I’m kinda glad that I’m not the serious relationship type. My friend Sam from work just had her heart broken. I mean, I respect the guy for ending it now rather than leading her on until the end of the summer, but she is devastated. She will probably learn something from this experience though so I hope she looks at the positive side of things. I’m sure she’ll find an amazing guy in college.
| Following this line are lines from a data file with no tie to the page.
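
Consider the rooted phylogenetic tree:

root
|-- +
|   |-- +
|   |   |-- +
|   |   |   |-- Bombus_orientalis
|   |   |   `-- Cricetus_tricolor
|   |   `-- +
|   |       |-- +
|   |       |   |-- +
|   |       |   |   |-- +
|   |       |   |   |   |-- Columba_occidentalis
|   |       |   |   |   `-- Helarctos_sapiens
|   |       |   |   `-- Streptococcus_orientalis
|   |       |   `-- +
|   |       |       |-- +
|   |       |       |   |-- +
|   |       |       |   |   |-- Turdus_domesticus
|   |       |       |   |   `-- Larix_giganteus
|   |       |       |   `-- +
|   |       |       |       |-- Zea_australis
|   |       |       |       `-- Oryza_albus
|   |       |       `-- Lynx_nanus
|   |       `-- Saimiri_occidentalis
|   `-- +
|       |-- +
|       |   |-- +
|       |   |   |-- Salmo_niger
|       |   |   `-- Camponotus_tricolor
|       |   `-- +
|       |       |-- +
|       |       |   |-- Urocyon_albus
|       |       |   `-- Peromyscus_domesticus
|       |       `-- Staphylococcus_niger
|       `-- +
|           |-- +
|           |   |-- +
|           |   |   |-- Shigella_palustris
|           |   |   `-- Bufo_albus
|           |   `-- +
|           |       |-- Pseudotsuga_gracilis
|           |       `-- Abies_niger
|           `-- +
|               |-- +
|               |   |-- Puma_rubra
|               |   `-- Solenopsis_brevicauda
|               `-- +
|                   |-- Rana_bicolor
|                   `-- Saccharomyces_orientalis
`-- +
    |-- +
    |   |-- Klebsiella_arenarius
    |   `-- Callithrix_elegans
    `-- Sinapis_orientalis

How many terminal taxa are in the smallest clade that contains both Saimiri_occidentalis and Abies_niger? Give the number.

The MRCA of Saimiri_occidentalis and Abies_niger is the node subtending (((Bombus_orientalis,Cricetus_tricolor),((((Columba_occidentalis,Helarctos_sapiens),Streptococcus_orientalis),(((Turdus_domesticus,Larix_giganteus),(Zea_australis,Oryza_albus)),Lynx_nanus)),Saimiri_occidentalis)),(((Salmo_niger,Camponotus_tricolor),((Urocyon_albus,Peromyscus_domesticus),Staphylococcus_niger)),(((Shigella_palustris,Bufo_albus),(Pseudotsuga_gracilis,Abies_niger)),((Puma_rubra,Solenopsis_brevicauda),(Rana_bicolor,Saccharomyces_orientalis))))).
That clade contains 24 terminal taxa: Abies_niger, Bombus_orientalis, Bufo_albus, Camponotus_tricolor, Columba_occidentalis, Cricetus_tricolor, Helarctos_sapiens, Larix_giganteus, Lynx_nanus, Oryza_albus, Peromyscus_domesticus, Pseudotsuga_gracilis, Puma_rubra, Rana_bicolor, Saccharomyces_orientalis, Saimiri_occidentalis, Salmo_niger, Shigella_palustris, Solenopsis_brevicauda, Staphylococcus_niger, Streptococcus_orientalis, Turdus_domesticus, Urocyon_albus, Zea_australis.

24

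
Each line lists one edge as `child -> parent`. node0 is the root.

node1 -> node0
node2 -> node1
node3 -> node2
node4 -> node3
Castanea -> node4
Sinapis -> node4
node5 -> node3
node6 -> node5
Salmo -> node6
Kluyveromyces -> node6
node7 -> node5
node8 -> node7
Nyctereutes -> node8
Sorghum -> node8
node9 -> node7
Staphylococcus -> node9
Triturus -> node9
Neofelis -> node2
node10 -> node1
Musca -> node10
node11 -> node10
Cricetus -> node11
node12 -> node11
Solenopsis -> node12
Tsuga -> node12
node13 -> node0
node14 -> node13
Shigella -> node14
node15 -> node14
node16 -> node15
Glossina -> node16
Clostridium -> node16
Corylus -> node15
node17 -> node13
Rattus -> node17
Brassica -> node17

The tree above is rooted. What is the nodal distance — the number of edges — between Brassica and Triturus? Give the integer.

10

The MRCA of Brassica and Triturus is the root of the tree.
From Brassica up to that node: 3 branches. From Triturus up to the same node: 7 branches. Total: 3 + 7 = 10.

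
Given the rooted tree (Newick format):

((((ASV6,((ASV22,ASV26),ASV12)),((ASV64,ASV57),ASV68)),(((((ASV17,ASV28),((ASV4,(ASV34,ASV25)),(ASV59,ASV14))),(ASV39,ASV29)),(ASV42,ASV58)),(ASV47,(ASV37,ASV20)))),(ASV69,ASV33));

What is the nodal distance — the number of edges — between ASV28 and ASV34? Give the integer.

The MRCA of ASV28 and ASV34 is the node subtending ((ASV17,ASV28),((ASV4,(ASV34,ASV25)),(ASV59,ASV14))).
From ASV28 up to that node: 2 branches. From ASV34 up to the same node: 4 branches. Total: 2 + 4 = 6.

6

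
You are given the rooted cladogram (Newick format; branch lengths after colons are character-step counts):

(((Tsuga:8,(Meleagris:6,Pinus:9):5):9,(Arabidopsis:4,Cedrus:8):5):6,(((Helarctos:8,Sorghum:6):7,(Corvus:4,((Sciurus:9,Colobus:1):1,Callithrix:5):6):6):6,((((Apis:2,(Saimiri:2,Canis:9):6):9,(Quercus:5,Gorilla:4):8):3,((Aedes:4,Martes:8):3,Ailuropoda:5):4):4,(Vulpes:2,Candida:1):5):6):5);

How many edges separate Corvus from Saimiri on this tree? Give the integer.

The MRCA of Corvus and Saimiri is the node subtending (((Helarctos,Sorghum),(Corvus,((Sciurus,Colobus),Callithrix))),((((Apis,(Saimiri,Canis)),(Quercus,Gorilla)),((Aedes,Martes),Ailuropoda)),(Vulpes,Candida))).
From Corvus up to that node: 3 branches. From Saimiri up to the same node: 6 branches. Total: 3 + 6 = 9.

9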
Uhhh….this next part will take some explaining. I was best friends with a girl named Jessica through middle school and most of high school, but we have grown apart this past year. I mean, its kinda my fault, but I really can’t stand being around her much. I feel so bad about it too. She keeps bringing up awkward conversations that she knows I share opposite views on. Like, she is 18 and thinks her bf, who is going off to college somewhere else, is going to marry her. She keeps talking about how she wants to have babies with him. WTF? what am i supposed to say to that when I’m the kind of person who thinks you shouldn’t really have sex until you’re married. (Not for religious purposes obviously). And then she’ll be like, “We never talk anymore. How do you feel about how we’ve grown apart? Why don’t you hang out with me?” She just puts me on the spot like that. I really don’t hang out with anyone on a regular basis because i like my space!! Well, maybe that was harsh, but the emotions are pretty raw from being confronted once more no the issue during work. That makes things even more fun.

I’ve been messin around with my poetry lately and trying different things. I don’t think the poems i’m writing are great material, but i think its good to try different styles.